Participants in my master’s thesis interviews regularly mentioned that they found the term queer to be the most general term. Sitting in a room with Sarah, she explained why she would use the word queer:
Yea I feel like there’s… Yea I feel like you can get really broad down to like a very specific thing. Like you could go from like people that identify with being asexual compared to sexual, so you could say that I’m a sexual. Then I could say that I’m a homosexual or not even that cause then that takes away bisexual. So you could just say that I’m queer. And then you could break it down further and say that I’m gay, and then break it down further and say that I’m a lesbian. So like I guess, it’s like a narrowing thing.
As you can see, while she personally identifies as a gay woman, for her and others, the term queer encompasses all of the different shades of sexual minorities.
That’s why I use queer.

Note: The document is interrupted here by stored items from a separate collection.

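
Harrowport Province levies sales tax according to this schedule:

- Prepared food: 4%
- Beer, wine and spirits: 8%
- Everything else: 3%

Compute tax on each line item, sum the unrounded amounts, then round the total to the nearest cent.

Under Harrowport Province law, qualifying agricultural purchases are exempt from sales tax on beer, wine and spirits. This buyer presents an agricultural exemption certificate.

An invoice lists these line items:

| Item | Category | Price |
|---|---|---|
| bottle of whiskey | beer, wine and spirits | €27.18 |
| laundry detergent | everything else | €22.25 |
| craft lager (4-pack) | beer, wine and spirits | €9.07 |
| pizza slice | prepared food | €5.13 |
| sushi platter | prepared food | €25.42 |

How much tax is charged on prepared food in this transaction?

€1.22

Pizza slice €5.13: prepared food → 4% → €0.2052
Sushi platter €25.42: prepared food → 4% → €1.0168
Tax on prepared food: unrounded sum = €1.222 → €1.22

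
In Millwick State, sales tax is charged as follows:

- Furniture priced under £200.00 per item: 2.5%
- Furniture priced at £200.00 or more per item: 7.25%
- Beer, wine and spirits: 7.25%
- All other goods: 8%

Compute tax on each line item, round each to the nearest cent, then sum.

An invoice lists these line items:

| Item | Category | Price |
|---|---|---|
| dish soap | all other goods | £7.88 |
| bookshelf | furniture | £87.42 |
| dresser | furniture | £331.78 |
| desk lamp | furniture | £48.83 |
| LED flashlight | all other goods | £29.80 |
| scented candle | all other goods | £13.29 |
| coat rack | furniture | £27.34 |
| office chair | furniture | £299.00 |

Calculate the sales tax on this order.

£53.89

Dish soap £7.88: all other goods → 8% → £0.63
Bookshelf £87.42: furniture, under £200.00 → 2.5% → £2.19
Dresser £331.78: furniture, £200.00 or more → 7.25% → £24.05
Desk lamp £48.83: furniture, under £200.00 → 2.5% → £1.22
LED flashlight £29.80: all other goods → 8% → £2.38
Scented candle £13.29: all other goods → 8% → £1.06
Coat rack £27.34: furniture, under £200.00 → 2.5% → £0.68
Office chair £299.00: furniture, £200.00 or more → 7.25% → £21.68
Total tax = £0.63 + £2.19 + £24.05 + £1.22 + £2.38 + £1.06 + £0.68 + £21.68 = £53.89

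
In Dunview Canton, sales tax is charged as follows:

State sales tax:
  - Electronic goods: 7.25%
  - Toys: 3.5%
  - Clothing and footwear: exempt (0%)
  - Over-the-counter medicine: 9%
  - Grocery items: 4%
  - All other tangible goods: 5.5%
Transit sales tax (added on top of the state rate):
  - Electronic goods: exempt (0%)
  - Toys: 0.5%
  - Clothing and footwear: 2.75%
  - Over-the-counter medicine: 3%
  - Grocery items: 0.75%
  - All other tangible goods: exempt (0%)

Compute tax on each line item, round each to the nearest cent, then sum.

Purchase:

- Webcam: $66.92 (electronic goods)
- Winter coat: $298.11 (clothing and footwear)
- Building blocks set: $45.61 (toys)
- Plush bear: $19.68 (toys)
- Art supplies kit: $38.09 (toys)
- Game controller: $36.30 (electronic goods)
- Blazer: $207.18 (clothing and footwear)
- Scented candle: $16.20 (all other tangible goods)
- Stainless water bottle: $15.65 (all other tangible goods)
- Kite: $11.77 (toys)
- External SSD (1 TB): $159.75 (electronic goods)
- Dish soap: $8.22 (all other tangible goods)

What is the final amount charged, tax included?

$963.24

Webcam $66.92: electronic goods → 7.25% + 0% transit = 7.25% → $4.85
Winter coat $298.11: clothing and footwear → 0% + 2.75% transit = 2.75% → $8.20
Building blocks set $45.61: toys → 3.5% + 0.5% transit = 4% → $1.82
Plush bear $19.68: toys → 3.5% + 0.5% transit = 4% → $0.79
Art supplies kit $38.09: toys → 3.5% + 0.5% transit = 4% → $1.52
Game controller $36.30: electronic goods → 7.25% + 0% transit = 7.25% → $2.63
Blazer $207.18: clothing and footwear → 0% + 2.75% transit = 2.75% → $5.70
Scented candle $16.20: all other tangible goods → 5.5% + 0% transit = 5.5% → $0.89
Stainless water bottle $15.65: all other tangible goods → 5.5% + 0% transit = 5.5% → $0.86
Kite $11.77: toys → 3.5% + 0.5% transit = 4% → $0.47
External SSD (1 TB) $159.75: electronic goods → 7.25% + 0% transit = 7.25% → $11.58
Dish soap $8.22: all other tangible goods → 5.5% + 0% transit = 5.5% → $0.45
Subtotal = $923.48; tax = $39.76; total due = $963.24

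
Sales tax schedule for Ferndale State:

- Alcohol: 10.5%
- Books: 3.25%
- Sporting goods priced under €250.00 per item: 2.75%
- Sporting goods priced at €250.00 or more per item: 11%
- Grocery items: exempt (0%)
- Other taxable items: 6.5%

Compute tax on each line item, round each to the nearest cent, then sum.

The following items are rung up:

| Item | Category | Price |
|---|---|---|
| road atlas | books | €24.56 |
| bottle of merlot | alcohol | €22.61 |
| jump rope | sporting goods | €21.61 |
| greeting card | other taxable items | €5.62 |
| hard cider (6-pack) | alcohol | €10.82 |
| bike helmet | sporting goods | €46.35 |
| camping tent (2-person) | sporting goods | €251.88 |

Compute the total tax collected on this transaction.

Road atlas €24.56: books → 3.25% → €0.80
Bottle of merlot €22.61: alcohol → 10.5% → €2.37
Jump rope €21.61: sporting goods, under €250.00 → 2.75% → €0.59
Greeting card €5.62: other taxable items → 6.5% → €0.37
Hard cider (6-pack) €10.82: alcohol → 10.5% → €1.14
Bike helmet €46.35: sporting goods, under €250.00 → 2.75% → €1.27
Camping tent (2-person) €251.88: sporting goods, €250.00 or more → 11% → €27.71
Total tax = €0.80 + €2.37 + €0.59 + €0.37 + €1.14 + €1.27 + €27.71 = €34.25

€34.25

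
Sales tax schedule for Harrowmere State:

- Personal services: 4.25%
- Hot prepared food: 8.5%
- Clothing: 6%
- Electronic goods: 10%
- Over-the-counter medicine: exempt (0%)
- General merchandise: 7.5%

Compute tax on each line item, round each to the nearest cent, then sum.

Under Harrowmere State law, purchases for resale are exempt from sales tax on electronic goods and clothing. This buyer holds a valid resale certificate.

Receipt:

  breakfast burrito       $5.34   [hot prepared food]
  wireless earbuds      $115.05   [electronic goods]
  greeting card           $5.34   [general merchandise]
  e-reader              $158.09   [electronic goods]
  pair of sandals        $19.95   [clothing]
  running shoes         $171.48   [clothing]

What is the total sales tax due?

$0.85

Breakfast burrito $5.34: hot prepared food → 8.5% → $0.45
Wireless earbuds $115.05: electronic goods, buyer-exempt → 0% → $0.00
Greeting card $5.34: general merchandise → 7.5% → $0.40
E-reader $158.09: electronic goods, buyer-exempt → 0% → $0.00
Pair of sandals $19.95: clothing, buyer-exempt → 0% → $0.00
Running shoes $171.48: clothing, buyer-exempt → 0% → $0.00
Total tax = $0.45 + $0.40 = $0.85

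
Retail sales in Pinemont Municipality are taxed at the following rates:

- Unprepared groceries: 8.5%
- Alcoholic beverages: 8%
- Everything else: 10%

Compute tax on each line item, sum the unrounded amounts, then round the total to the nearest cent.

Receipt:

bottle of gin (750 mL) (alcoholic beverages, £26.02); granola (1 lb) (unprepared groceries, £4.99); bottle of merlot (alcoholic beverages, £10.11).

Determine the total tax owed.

Bottle of gin (750 mL) £26.02: alcoholic beverages → 8% → £2.0816
Granola (1 lb) £4.99: unprepared groceries → 8.5% → £0.42415
Bottle of merlot £10.11: alcoholic beverages → 8% → £0.8088
Unrounded tax sum = £3.31455 → £3.31

£3.31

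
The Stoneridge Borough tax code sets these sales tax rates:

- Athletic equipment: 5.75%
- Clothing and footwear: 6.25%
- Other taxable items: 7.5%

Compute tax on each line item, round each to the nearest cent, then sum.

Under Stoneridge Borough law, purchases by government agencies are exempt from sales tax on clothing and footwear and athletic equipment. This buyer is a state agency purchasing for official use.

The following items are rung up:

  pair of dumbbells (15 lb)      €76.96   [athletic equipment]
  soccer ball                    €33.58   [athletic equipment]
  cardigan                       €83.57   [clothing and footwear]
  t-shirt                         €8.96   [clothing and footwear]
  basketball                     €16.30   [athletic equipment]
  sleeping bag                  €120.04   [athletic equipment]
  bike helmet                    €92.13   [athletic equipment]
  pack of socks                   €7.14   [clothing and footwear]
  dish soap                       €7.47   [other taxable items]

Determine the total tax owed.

€0.56

Pair of dumbbells (15 lb) €76.96: athletic equipment, buyer-exempt → 0% → €0.00
Soccer ball €33.58: athletic equipment, buyer-exempt → 0% → €0.00
Cardigan €83.57: clothing and footwear, buyer-exempt → 0% → €0.00
T-shirt €8.96: clothing and footwear, buyer-exempt → 0% → €0.00
Basketball €16.30: athletic equipment, buyer-exempt → 0% → €0.00
Sleeping bag €120.04: athletic equipment, buyer-exempt → 0% → €0.00
Bike helmet €92.13: athletic equipment, buyer-exempt → 0% → €0.00
Pack of socks €7.14: clothing and footwear, buyer-exempt → 0% → €0.00
Dish soap €7.47: other taxable items → 7.5% → €0.56
Total tax = €0.56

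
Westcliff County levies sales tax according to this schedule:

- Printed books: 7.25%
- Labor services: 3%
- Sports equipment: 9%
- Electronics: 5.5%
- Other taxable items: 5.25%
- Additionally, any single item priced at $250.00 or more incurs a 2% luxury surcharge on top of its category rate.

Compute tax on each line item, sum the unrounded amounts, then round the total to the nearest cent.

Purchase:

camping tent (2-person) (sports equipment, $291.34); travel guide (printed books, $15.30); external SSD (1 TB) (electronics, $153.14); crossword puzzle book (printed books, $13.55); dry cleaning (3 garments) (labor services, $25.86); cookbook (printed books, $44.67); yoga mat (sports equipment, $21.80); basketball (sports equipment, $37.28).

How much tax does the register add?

Camping tent (2-person) $291.34: sports equipment → 9% + 2% surcharge = 11% → $32.0474
Travel guide $15.30: printed books → 7.25% → $1.10925
External SSD (1 TB) $153.14: electronics → 5.5% → $8.4227
Crossword puzzle book $13.55: printed books → 7.25% → $0.982375
Dry cleaning (3 garments) $25.86: labor services → 3% → $0.7758
Cookbook $44.67: printed books → 7.25% → $3.238575
Yoga mat $21.80: sports equipment → 9% → $1.962
Basketball $37.28: sports equipment → 9% → $3.3552
Unrounded tax sum = $51.8933 → $51.89

$51.89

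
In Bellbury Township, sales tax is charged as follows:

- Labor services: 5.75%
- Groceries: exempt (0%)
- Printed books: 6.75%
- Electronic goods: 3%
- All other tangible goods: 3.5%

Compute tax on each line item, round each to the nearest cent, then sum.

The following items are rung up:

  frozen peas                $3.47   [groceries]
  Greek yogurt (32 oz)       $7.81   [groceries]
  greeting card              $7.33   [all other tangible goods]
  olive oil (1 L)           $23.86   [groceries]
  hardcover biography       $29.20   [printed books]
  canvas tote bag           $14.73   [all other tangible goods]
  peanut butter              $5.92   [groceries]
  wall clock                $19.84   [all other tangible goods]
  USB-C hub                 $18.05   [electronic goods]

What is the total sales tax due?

$3.98

Frozen peas $3.47: groceries → 0% → $0.00
Greek yogurt (32 oz) $7.81: groceries → 0% → $0.00
Greeting card $7.33: all other tangible goods → 3.5% → $0.26
Olive oil (1 L) $23.86: groceries → 0% → $0.00
Hardcover biography $29.20: printed books → 6.75% → $1.97
Canvas tote bag $14.73: all other tangible goods → 3.5% → $0.52
Peanut butter $5.92: groceries → 0% → $0.00
Wall clock $19.84: all other tangible goods → 3.5% → $0.69
USB-C hub $18.05: electronic goods → 3% → $0.54
Total tax = $0.26 + $1.97 + $0.52 + $0.69 + $0.54 = $3.98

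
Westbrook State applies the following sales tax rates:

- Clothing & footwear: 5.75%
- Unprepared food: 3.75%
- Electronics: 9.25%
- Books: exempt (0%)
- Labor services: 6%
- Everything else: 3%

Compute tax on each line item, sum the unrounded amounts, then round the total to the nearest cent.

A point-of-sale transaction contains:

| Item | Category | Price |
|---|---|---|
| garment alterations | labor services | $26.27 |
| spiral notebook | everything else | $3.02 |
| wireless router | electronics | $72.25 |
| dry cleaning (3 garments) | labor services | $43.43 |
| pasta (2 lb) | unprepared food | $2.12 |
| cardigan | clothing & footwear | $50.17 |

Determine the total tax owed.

Garment alterations $26.27: labor services → 6% → $1.5762
Spiral notebook $3.02: everything else → 3% → $0.0906
Wireless router $72.25: electronics → 9.25% → $6.683125
Dry cleaning (3 garments) $43.43: labor services → 6% → $2.6058
Pasta (2 lb) $2.12: unprepared food → 3.75% → $0.0795
Cardigan $50.17: clothing & footwear → 5.75% → $2.884775
Unrounded tax sum = $13.92 → $13.92

$13.92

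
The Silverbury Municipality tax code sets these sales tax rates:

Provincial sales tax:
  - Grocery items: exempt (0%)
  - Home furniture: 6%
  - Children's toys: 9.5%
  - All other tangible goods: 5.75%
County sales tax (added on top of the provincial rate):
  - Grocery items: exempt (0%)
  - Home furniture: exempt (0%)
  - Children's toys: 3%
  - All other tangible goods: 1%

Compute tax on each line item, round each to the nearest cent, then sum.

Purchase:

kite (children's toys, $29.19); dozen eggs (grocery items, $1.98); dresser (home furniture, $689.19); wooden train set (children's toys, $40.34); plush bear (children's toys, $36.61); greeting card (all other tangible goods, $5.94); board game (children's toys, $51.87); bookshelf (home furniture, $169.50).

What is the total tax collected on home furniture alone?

Dresser $689.19: home furniture → 6% + 0% county = 6% → $41.35
Bookshelf $169.50: home furniture → 6% + 0% county = 6% → $10.17
Tax on home furniture = $41.35 + $10.17 = $51.52

$51.52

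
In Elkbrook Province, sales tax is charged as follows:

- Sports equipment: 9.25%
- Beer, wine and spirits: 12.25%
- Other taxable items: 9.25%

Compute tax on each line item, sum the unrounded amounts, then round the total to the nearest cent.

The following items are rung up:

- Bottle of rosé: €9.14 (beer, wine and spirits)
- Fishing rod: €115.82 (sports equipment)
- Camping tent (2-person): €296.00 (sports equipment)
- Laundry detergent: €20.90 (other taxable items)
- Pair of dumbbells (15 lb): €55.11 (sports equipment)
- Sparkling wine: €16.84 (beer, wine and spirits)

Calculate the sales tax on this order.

Bottle of rosé €9.14: beer, wine and spirits → 12.25% → €1.11965
Fishing rod €115.82: sports equipment → 9.25% → €10.71335
Camping tent (2-person) €296.00: sports equipment → 9.25% → €27.38
Laundry detergent €20.90: other taxable items → 9.25% → €1.93325
Pair of dumbbells (15 lb) €55.11: sports equipment → 9.25% → €5.097675
Sparkling wine €16.84: beer, wine and spirits → 12.25% → €2.0629
Unrounded tax sum = €48.306825 → €48.31

€48.31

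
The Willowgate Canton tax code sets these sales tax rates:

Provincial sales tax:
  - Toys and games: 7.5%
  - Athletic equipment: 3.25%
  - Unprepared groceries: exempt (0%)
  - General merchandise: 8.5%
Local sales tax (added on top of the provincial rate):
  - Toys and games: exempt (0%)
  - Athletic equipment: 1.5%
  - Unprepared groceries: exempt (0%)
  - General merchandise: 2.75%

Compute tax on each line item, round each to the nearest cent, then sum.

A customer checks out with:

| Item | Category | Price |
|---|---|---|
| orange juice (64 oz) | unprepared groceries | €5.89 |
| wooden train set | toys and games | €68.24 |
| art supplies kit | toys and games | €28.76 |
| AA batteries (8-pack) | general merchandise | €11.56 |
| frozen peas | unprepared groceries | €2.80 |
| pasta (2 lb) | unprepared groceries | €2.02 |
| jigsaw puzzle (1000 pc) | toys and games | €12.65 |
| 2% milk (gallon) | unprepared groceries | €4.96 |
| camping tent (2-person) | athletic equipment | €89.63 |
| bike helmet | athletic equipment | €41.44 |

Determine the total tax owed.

Orange juice (64 oz) €5.89: unprepared groceries → 0% + 0% local = 0% → €0.00
Wooden train set €68.24: toys and games → 7.5% + 0% local = 7.5% → €5.12
Art supplies kit €28.76: toys and games → 7.5% + 0% local = 7.5% → €2.16
AA batteries (8-pack) €11.56: general merchandise → 8.5% + 2.75% local = 11.25% → €1.30
Frozen peas €2.80: unprepared groceries → 0% + 0% local = 0% → €0.00
Pasta (2 lb) €2.02: unprepared groceries → 0% + 0% local = 0% → €0.00
Jigsaw puzzle (1000 pc) €12.65: toys and games → 7.5% + 0% local = 7.5% → €0.95
2% milk (gallon) €4.96: unprepared groceries → 0% + 0% local = 0% → €0.00
Camping tent (2-person) €89.63: athletic equipment → 3.25% + 1.5% local = 4.75% → €4.26
Bike helmet €41.44: athletic equipment → 3.25% + 1.5% local = 4.75% → €1.97
Total tax = €5.12 + €2.16 + €1.30 + €0.95 + €4.26 + €1.97 = €15.76

€15.76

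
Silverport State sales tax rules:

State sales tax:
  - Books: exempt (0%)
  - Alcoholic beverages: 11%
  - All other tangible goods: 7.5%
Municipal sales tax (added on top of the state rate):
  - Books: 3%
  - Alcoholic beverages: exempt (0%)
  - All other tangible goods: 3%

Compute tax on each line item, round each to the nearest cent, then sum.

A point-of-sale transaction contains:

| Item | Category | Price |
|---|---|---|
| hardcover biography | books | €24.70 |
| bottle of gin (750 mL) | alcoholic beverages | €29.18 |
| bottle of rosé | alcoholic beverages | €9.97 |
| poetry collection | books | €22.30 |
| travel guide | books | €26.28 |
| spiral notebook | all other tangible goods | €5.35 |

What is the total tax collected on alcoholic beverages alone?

Bottle of gin (750 mL) €29.18: alcoholic beverages → 11% + 0% municipal = 11% → €3.21
Bottle of rosé €9.97: alcoholic beverages → 11% + 0% municipal = 11% → €1.10
Tax on alcoholic beverages = €3.21 + €1.10 = €4.31

€4.31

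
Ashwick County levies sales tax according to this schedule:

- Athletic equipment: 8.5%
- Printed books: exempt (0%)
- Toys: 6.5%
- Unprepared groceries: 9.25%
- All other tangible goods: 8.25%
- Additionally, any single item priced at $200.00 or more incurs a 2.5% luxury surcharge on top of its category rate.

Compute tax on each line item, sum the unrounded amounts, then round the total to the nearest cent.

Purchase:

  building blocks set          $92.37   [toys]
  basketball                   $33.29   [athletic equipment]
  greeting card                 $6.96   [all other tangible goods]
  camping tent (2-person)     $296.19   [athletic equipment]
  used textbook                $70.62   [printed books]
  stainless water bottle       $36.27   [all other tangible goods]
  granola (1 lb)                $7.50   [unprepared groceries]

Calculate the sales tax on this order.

Building blocks set $92.37: toys → 6.5% → $6.00405
Basketball $33.29: athletic equipment → 8.5% → $2.82965
Greeting card $6.96: all other tangible goods → 8.25% → $0.5742
Camping tent (2-person) $296.19: athletic equipment → 8.5% + 2.5% surcharge = 11% → $32.5809
Used textbook $70.62: printed books → 0% → $0.00
Stainless water bottle $36.27: all other tangible goods → 8.25% → $2.992275
Granola (1 lb) $7.50: unprepared groceries → 9.25% → $0.69375
Unrounded tax sum = $45.674825 → $45.67

$45.67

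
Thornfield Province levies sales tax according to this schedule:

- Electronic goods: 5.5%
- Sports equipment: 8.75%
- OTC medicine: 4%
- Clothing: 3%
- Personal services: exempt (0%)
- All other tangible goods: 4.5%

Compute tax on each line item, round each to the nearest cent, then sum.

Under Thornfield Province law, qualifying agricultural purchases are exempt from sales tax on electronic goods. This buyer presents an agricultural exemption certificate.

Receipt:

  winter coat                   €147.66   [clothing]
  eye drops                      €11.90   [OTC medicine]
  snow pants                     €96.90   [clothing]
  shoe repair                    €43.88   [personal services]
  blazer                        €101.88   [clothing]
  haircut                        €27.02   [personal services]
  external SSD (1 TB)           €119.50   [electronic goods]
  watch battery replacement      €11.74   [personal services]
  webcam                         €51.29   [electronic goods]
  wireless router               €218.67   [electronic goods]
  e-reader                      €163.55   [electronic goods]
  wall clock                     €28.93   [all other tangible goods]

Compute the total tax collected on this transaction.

€12.18

Winter coat €147.66: clothing → 3% → €4.43
Eye drops €11.90: OTC medicine → 4% → €0.48
Snow pants €96.90: clothing → 3% → €2.91
Shoe repair €43.88: personal services → 0% → €0.00
Blazer €101.88: clothing → 3% → €3.06
Haircut €27.02: personal services → 0% → €0.00
External SSD (1 TB) €119.50: electronic goods, buyer-exempt → 0% → €0.00
Watch battery replacement €11.74: personal services → 0% → €0.00
Webcam €51.29: electronic goods, buyer-exempt → 0% → €0.00
Wireless router €218.67: electronic goods, buyer-exempt → 0% → €0.00
E-reader €163.55: electronic goods, buyer-exempt → 0% → €0.00
Wall clock €28.93: all other tangible goods → 4.5% → €1.30
Total tax = €4.43 + €0.48 + €2.91 + €3.06 + €1.30 = €12.18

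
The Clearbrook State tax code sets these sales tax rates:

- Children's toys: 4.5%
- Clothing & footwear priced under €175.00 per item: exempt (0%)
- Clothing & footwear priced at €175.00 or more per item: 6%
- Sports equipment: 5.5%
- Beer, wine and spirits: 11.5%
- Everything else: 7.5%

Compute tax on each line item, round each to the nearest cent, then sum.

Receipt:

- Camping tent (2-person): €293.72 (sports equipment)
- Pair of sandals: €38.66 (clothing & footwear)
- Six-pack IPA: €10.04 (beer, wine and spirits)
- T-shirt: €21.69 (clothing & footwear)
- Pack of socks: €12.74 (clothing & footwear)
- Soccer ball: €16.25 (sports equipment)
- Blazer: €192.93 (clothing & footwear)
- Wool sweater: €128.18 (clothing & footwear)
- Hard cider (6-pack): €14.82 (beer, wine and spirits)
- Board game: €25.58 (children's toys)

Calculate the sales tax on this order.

€32.62

Camping tent (2-person) €293.72: sports equipment → 5.5% → €16.15
Pair of sandals €38.66: clothing & footwear, under €175.00 → 0% → €0.00
Six-pack IPA €10.04: beer, wine and spirits → 11.5% → €1.15
T-shirt €21.69: clothing & footwear, under €175.00 → 0% → €0.00
Pack of socks €12.74: clothing & footwear, under €175.00 → 0% → €0.00
Soccer ball €16.25: sports equipment → 5.5% → €0.89
Blazer €192.93: clothing & footwear, €175.00 or more → 6% → €11.58
Wool sweater €128.18: clothing & footwear, under €175.00 → 0% → €0.00
Hard cider (6-pack) €14.82: beer, wine and spirits → 11.5% → €1.70
Board game €25.58: children's toys → 4.5% → €1.15
Total tax = €16.15 + €1.15 + €0.89 + €11.58 + €1.70 + €1.15 = €32.62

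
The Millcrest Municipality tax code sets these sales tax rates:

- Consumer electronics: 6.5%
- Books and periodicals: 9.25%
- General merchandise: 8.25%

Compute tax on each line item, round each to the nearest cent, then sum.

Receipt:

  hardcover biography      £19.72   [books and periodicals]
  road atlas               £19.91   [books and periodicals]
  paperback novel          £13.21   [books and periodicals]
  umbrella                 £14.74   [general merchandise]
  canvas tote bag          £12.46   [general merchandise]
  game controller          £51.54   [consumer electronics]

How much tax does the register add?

Hardcover biography £19.72: books and periodicals → 9.25% → £1.82
Road atlas £19.91: books and periodicals → 9.25% → £1.84
Paperback novel £13.21: books and periodicals → 9.25% → £1.22
Umbrella £14.74: general merchandise → 8.25% → £1.22
Canvas tote bag £12.46: general merchandise → 8.25% → £1.03
Game controller £51.54: consumer electronics → 6.5% → £3.35
Total tax = £1.82 + £1.84 + £1.22 + £1.22 + £1.03 + £3.35 = £10.48

£10.48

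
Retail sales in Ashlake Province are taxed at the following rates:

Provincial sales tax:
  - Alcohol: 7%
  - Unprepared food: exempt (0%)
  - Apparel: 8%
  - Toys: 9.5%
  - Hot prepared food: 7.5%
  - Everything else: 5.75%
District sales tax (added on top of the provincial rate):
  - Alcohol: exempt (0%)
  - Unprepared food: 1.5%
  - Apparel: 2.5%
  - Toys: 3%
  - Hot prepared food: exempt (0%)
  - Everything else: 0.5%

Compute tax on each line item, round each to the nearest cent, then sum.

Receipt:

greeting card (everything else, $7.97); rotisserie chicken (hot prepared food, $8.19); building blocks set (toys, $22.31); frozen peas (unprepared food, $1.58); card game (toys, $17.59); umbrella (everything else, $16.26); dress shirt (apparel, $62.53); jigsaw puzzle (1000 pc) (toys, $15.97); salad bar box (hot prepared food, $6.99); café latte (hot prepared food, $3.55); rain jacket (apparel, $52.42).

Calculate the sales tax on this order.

Greeting card $7.97: everything else → 5.75% + 0.5% district = 6.25% → $0.50
Rotisserie chicken $8.19: hot prepared food → 7.5% + 0% district = 7.5% → $0.61
Building blocks set $22.31: toys → 9.5% + 3% district = 12.5% → $2.79
Frozen peas $1.58: unprepared food → 0% + 1.5% district = 1.5% → $0.02
Card game $17.59: toys → 9.5% + 3% district = 12.5% → $2.20
Umbrella $16.26: everything else → 5.75% + 0.5% district = 6.25% → $1.02
Dress shirt $62.53: apparel → 8% + 2.5% district = 10.5% → $6.57
Jigsaw puzzle (1000 pc) $15.97: toys → 9.5% + 3% district = 12.5% → $2.00
Salad bar box $6.99: hot prepared food → 7.5% + 0% district = 7.5% → $0.52
Café latte $3.55: hot prepared food → 7.5% + 0% district = 7.5% → $0.27
Rain jacket $52.42: apparel → 8% + 2.5% district = 10.5% → $5.50
Total tax = $0.50 + $0.61 + $2.79 + $0.02 + $2.20 + $1.02 + $6.57 + $2.00 + $0.52 + $0.27 + $5.50 = $22.00

$22.00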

Because I want to be inclusive without having the resort the the alphabet soup of LGBTQQITAA (etc.) Queer also gets around the terrible clinical-ness of MSMs: Men who have Sex with Men. My project can look at the experience of people having same-sex sex without needing to specify which identity choice these men need to have. It emphasizes that the entire community of queer people helps shape the relationships and institutions of Boystown. Using queer emphasizes the role of both political resistance to homonormativity in Boystown and the changing dynamics around ‘respectability’–especially sexually–in our bars and on our streets.
I recognize that the terms has roots in oppression. I use it personally as a political choice. I use it for my project as a political choice. Boystown is at the center of an argument about what being a sexual minority should mean in the 21st century. It is at the center of a Queer Metropolis.